«¿Te han dejado? Tras ser despedida, encontré un perro en la calle y salí con él…»

17 de octubre

Me desperté sin alarma y sin un plan trazado. Me miré en el espejo del baño y, con voz cansada, me pregunté: «¿Y bien, desempleada, ya estás en pie?». El reflejo no respondió; su expresión siguió tan impasible como siempre.

En la cocina sólo había vacío, y en mi cabeza lo mismo. El frigorífico zumbaba, como intentando rellenar el silencio. El café se había acabado, al igual que la pasta de dientes.

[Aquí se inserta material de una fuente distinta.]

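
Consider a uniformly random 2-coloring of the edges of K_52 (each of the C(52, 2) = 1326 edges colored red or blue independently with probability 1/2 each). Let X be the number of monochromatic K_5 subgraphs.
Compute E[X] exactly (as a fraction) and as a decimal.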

Lo único que quedaba de lo indispensable era una manta vieja, un paraguas maltrecho y la certeza de que mi vida no se había venido abajo ayer, sino mucho antes; ayer sólo se había formalizado.

Respiré hondo y, sin lágrimas, me dije que tenía que inventarme algo. Tal vez, simplemente, ir a cualquier sitio por un par de días.

Saqué del armario la mochila de siempre, la que llevaba a los viajes de trabajo: la esquina gastada, la cremallera que no llegaba a cerrarse del todo, el olor a hoteles con alfombras gastadas. De algún modo, ese viejo equipaje me reconfortó.

«Tres días, a cualquier parte, donde nadie me pregunte nada».

Llegué a la estación de tren al mediodía, cuando la ciudad estaba en pausa para el almuerzo: el sol me golpeaba la cara, la gente se desplazaba sin prisa y mis pensamientos vagaban sin rumbo. El tren partía dentro de una hora y la mochila parecía más pesada que cuando la dejé en casa.

Fue entonces cuando lo vi.

Un perro estaba sentado junto a un banco, como un pasajero sin billete. Era gris, desgreñado, con los ojos apagados, como una ropa vieja tras la lluvia. A su lado había una bolsa de tela, abandonada, que nunca volvió a su dueña.

Me acerqué. El animal no se movió, sólo cruzó la mirada. En su collar colgaba una etiqueta desgastada pero legible:
«Si lees esto, por favor ayúdame a volver a casa».

¿Broma? pregunté. ¿O hablas en serio?

No hubo respuesta, sólo una respiración tranquila y una mirada que parecía decir que, al fin y al cabo, volvería.

Compré mi billete y me senté en otro banco, a distancia. Él observaba a los transeúntes sin escoger a ninguno.

¿Qué esperas? le lancé. ¿Tienes GPS incorporado?

Silencio. Sólo una mirada cargada de una esperanza muda.

Cuando el tren llegó, me levanté. El perro no me siguió, pero movió la oreja como señal y eso bastó.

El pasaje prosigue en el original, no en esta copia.